I would like to share the steps I follow to have hope in my world of depression.
  1. Pray, pray, and pray some more. I encourage you to seek the One who brings healing, because we must find forgiveness in order to beat depression.
  2. Reconcile, with others and with yourself. But most importantly, reconcile with God . I discovered through prayer to the Trinity, Mass, and the sacrament of Reconciliation that I am worthy because I am loved. I know the love and mercy of His Son, Jesus, so I know the sorrow will end, but I also know the sorrow is necessary for my personal and spiritual growth.
  3. Embrace the tears. I cry for my children, or students, or people suffering in natural disasters. I have learned through prayer that my tears have meaning when I offer them up as a sacrifice.
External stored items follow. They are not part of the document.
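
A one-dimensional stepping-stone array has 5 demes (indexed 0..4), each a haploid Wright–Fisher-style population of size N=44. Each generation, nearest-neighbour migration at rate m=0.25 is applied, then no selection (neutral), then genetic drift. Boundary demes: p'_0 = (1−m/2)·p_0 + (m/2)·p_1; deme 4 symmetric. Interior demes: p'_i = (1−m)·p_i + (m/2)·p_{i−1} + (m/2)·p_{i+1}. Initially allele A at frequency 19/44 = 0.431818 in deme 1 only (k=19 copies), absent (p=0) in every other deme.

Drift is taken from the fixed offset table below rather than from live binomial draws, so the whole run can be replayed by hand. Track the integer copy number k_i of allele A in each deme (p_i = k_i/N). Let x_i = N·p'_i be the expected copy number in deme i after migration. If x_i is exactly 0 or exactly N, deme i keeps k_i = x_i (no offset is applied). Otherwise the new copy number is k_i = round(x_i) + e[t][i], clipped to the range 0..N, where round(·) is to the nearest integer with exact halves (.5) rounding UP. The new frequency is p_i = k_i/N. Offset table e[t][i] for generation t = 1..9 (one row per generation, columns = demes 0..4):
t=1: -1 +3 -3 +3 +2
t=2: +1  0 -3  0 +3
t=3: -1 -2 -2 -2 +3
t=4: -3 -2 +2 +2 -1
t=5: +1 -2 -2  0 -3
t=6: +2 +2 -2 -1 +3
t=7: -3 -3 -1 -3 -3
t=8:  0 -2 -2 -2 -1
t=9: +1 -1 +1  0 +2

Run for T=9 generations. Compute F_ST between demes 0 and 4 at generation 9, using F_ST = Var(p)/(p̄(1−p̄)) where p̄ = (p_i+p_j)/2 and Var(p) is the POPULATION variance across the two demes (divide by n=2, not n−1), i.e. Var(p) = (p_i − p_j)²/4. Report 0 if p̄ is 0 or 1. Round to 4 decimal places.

t=0: k=[0 19 0 0 0]
t=1: x=[2.3750 14.2500 2.3750 0.0000 0.0000] k=[1 17 0 0 0]
t=2: x=[3.0000 12.8750 2.1250 0.0000 0.0000] k=[4 13 0 0 0]
t=3: x=[5.1250 10.2500 1.6250 0.0000 0.0000] k=[4 8 0 0 0]
t=4: x=[4.5000 6.5000 1.0000 0.0000 0.0000] k=[2 5 3 0 0]
t=5: x=[2.3750 4.3750 2.8750 0.3750 0.0000] k=[3 2 1 0 0]
t=6: x=[2.8750 2.0000 1.0000 0.1250 0.0000] k=[5 4 0 0 0]
t=7: x=[4.8750 3.6250 0.5000 0.0000 0.0000] k=[2 1 0 0 0]
t=8: x=[1.8750 1.0000 0.1250 0.0000 0.0000] k=[2 0 0 0 0]
t=9: x=[1.7500 0.2500 0.0000 0.0000 0.0000] k=[3 0 0 0 0]

0.0353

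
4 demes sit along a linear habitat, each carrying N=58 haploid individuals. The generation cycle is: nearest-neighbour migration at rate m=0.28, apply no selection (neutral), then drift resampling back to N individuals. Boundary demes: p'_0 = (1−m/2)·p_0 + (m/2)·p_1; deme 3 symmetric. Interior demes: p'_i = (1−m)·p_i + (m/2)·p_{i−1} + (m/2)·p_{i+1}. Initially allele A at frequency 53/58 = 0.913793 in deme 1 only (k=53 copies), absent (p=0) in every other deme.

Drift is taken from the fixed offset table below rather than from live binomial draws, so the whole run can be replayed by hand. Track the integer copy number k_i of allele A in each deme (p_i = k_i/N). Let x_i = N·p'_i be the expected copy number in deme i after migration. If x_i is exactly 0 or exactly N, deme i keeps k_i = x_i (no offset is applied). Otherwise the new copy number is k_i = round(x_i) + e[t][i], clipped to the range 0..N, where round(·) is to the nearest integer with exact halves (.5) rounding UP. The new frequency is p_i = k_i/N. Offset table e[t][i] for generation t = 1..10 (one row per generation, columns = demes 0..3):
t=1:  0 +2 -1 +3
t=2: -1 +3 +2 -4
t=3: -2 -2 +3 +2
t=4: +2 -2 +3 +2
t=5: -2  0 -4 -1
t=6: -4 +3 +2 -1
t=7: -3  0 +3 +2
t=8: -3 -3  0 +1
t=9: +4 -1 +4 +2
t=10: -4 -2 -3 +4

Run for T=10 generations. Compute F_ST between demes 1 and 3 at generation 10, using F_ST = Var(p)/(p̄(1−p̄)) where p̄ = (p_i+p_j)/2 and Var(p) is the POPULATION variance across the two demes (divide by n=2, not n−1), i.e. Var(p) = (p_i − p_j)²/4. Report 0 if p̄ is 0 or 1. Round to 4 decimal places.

0.0359

t=0: k=[0 53 0 0]
t=1: x=[7.4200 38.1600 7.4200 0.0000] k=[7 40 6 0]
t=2: x=[11.6200 30.6200 9.9200 0.8400] k=[11 34 12 0]
t=3: x=[14.2200 27.7000 13.4000 1.6800] k=[12 26 16 4]
t=4: x=[13.9600 22.6400 15.7200 5.6800] k=[16 21 19 8]
t=5: x=[16.7000 20.0200 17.7400 9.5400] k=[15 20 14 9]
t=6: x=[15.7000 18.4600 14.1400 9.7000] k=[12 21 16 9]
t=7: x=[13.2600 19.0400 15.7200 9.9800] k=[10 19 19 12]
t=8: x=[11.2600 17.7400 18.0200 12.9800] k=[8 15 18 14]
t=9: x=[8.9800 14.4400 17.0200 14.5600] k=[13 13 21 17]
t=10: x=[13.0000 14.1200 19.3200 17.5600] k=[9 12 16 22]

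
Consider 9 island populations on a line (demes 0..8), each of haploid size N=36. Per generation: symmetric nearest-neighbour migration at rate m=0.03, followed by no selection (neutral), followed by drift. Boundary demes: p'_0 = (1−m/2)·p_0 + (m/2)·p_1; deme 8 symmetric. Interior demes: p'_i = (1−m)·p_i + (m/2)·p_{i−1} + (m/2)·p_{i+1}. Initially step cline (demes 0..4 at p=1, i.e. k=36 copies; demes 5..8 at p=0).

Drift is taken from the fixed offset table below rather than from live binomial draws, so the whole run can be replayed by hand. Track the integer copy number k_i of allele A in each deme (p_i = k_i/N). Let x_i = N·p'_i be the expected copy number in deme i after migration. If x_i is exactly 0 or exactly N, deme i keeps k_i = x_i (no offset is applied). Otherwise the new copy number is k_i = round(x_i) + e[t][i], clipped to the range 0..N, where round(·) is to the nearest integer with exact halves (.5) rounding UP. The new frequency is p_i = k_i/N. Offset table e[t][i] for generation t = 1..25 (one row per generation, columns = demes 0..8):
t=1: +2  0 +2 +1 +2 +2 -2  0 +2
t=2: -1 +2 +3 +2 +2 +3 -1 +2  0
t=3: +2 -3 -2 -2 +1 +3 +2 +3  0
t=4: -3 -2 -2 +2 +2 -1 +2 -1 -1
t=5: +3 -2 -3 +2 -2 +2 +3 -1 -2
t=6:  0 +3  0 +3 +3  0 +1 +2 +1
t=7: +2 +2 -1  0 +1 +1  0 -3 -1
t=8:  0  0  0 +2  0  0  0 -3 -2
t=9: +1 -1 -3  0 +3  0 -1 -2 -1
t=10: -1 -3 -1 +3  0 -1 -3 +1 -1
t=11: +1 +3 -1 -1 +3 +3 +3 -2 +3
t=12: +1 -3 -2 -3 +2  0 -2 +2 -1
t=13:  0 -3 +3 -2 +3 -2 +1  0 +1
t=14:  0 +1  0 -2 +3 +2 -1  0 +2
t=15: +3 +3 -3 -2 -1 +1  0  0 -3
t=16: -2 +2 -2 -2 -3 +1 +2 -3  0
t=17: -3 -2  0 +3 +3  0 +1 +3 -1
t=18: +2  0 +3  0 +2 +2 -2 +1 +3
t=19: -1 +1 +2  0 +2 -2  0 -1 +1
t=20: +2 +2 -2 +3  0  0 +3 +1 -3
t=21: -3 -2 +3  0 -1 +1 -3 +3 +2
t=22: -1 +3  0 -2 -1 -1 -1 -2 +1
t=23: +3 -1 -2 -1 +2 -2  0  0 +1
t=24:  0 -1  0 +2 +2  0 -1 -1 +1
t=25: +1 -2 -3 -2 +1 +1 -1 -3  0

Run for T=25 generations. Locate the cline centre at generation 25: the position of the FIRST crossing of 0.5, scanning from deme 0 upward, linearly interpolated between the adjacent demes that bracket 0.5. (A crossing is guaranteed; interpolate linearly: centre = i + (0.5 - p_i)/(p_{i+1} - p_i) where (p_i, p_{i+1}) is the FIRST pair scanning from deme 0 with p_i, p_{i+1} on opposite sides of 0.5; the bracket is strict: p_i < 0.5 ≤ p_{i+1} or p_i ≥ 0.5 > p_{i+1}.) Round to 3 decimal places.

4.818

t=0: k=[36 36 36 36 36 0 0 0 0]
t=1: x=[36.0000 36.0000 36.0000 36.0000 35.4600 0.5400 0.0000 0.0000 0.0000] k=[36 36 36 36 36 3 0 0 0]
t=2: x=[36.0000 36.0000 36.0000 36.0000 35.5050 3.4500 0.0450 0.0000 0.0000] k=[36 36 36 36 36 6 0 0 0]
t=3: x=[36.0000 36.0000 36.0000 36.0000 35.5500 6.3600 0.0900 0.0000 0.0000] k=[36 36 36 36 36 9 2 0 0]
t=4: x=[36.0000 36.0000 36.0000 36.0000 35.5950 9.3000 2.0750 0.0300 0.0000] k=[36 36 36 36 36 8 4 0 0]
t=5: x=[36.0000 36.0000 36.0000 36.0000 35.5800 8.3600 4.0000 0.0600 0.0000] k=[36 36 36 36 34 10 7 0 0]
t=6: x=[36.0000 36.0000 36.0000 35.9700 33.6700 10.3150 6.9400 0.1050 0.0000] k=[36 36 36 36 36 10 8 2 0]
t=7: x=[36.0000 36.0000 36.0000 36.0000 35.6100 10.3600 7.9400 2.0600 0.0300] k=[36 36 36 36 36 11 8 0 0]
t=8: x=[36.0000 36.0000 36.0000 36.0000 35.6250 11.3300 7.9250 0.1200 0.0000] k=[36 36 36 36 36 11 8 0 0]
t=9: x=[36.0000 36.0000 36.0000 36.0000 35.6250 11.3300 7.9250 0.1200 0.0000] k=[36 36 36 36 36 11 7 0 0]
t=10: x=[36.0000 36.0000 36.0000 36.0000 35.6250 11.3150 6.9550 0.1050 0.0000] k=[36 36 36 36 36 10 4 1 0]
t=11: x=[36.0000 36.0000 36.0000 36.0000 35.6100 10.3000 4.0450 1.0300 0.0150] k=[36 36 36 36 36 13 7 0 3]
t=12: x=[36.0000 36.0000 36.0000 36.0000 35.6550 13.2550 6.9850 0.1500 2.9550] k=[36 36 36 36 36 13 5 2 2]
t=13: x=[36.0000 36.0000 36.0000 36.0000 35.6550 13.2250 5.0750 2.0450 2.0000] k=[36 36 36 36 36 11 6 2 3]
t=14: x=[36.0000 36.0000 36.0000 36.0000 35.6250 11.3000 6.0150 2.0750 2.9850] k=[36 36 36 36 36 13 5 2 5]
t=15: x=[36.0000 36.0000 36.0000 36.0000 35.6550 13.2250 5.0750 2.0900 4.9550] k=[36 36 36 36 35 14 5 2 2]
t=16: x=[36.0000 36.0000 36.0000 35.9850 34.7000 14.1800 5.0900 2.0450 2.0000] k=[36 36 36 34 32 15 7 0 2]
t=17: x=[36.0000 36.0000 35.9700 34.0000 31.7750 15.1350 7.0150 0.1350 1.9700] k=[36 36 36 36 35 15 8 3 1]
t=18: x=[36.0000 36.0000 36.0000 35.9850 34.7150 15.1950 8.0300 3.0450 1.0300] k=[36 36 36 36 36 17 6 4 4]
t=19: x=[36.0000 36.0000 36.0000 36.0000 35.7150 17.1200 6.1350 4.0300 4.0000] k=[36 36 36 36 36 15 6 3 5]
t=20: x=[36.0000 36.0000 36.0000 36.0000 35.6850 15.1800 6.0900 3.0750 4.9700] k=[36 36 36 36 36 15 9 4 2]
t=21: x=[36.0000 36.0000 36.0000 36.0000 35.6850 15.2250 9.0150 4.0450 2.0300] k=[36 36 36 36 35 16 6 7 4]
t=22: x=[36.0000 36.0000 36.0000 35.9850 34.7300 16.1350 6.1650 6.9400 4.0450] k=[36 36 36 34 34 15 5 5 5]
t=23: x=[36.0000 36.0000 35.9700 34.0300 33.7150 15.1350 5.1500 5.0000 5.0000] k=[36 36 34 33 36 13 5 5 6]
t=24: x=[36.0000 35.9700 34.0150 33.0600 35.6100 13.2250 5.1200 5.0150 5.9850] k=[36 35 34 35 36 13 4 4 7]
t=25: x=[35.9850 35.0000 34.0300 35.0000 35.6400 13.2100 4.1350 4.0450 6.9550] k=[36 33 31 33 36 14 3 1 7]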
When I weep for others and offer my tears to the Lord, He blesses me with peace.
  4. Allow yourself to be angry at the injustice of it all. It's okay to accept the anger we feel because the world is unfair. Through prayer and scripture I am reminded that God is angry about the sin of the world, too. So, I am moved to make the world a better place by choosing to love, which means my anger must turn into a thirst and a hunger for justice, which only the Lord can fulfill. Be angry about injustice, but remember to reconcile that anger before going to bed by putting your trust in God.
  5. Accept your negative emotions and let the Lord make them good. In our weaknesses, the Lord is strong. By accepting and loving the part of me that is dark, and the parts of me I don't like, I am blessed. Jesus shows me the beauty of my tears when I give them to Him. The Father is pleased with my anger of the injustice of poverty and death. And the Spirit gives me courage to overcome my fears which builds in me the virtues of goodness.
  6. Follow these five steps to help you find hope in a world of despair. It is what I depend on for healing, and slowly but surely, my depression is disappearing. I hope and pray my suggestions touch your heart, and help you make the decision to be a victor over the darkness by following the Light. His name is Jesus. May God Bless You!

Monday, October 5, 2009

Three Months Later

Everyday, I drive by a sign on my way to school which says, "Time lost is never found." This statement speaks the truth and it saddens my heart to think of the time I have lost, and I will never find it again.

I have lost the days in which I could have been writing words of encouragement, hope, and love. To write and share my work is a dream I long to fulfill, but one that seems as distant as the stars.

I pray the Spirit can inspire me to move and defeat the depression and despair I suffer on a monthly basis and have persevered through for nearly twenty years.

To continue the journey leading to my dream, I write this small amount and renew my commitment to never lose time again.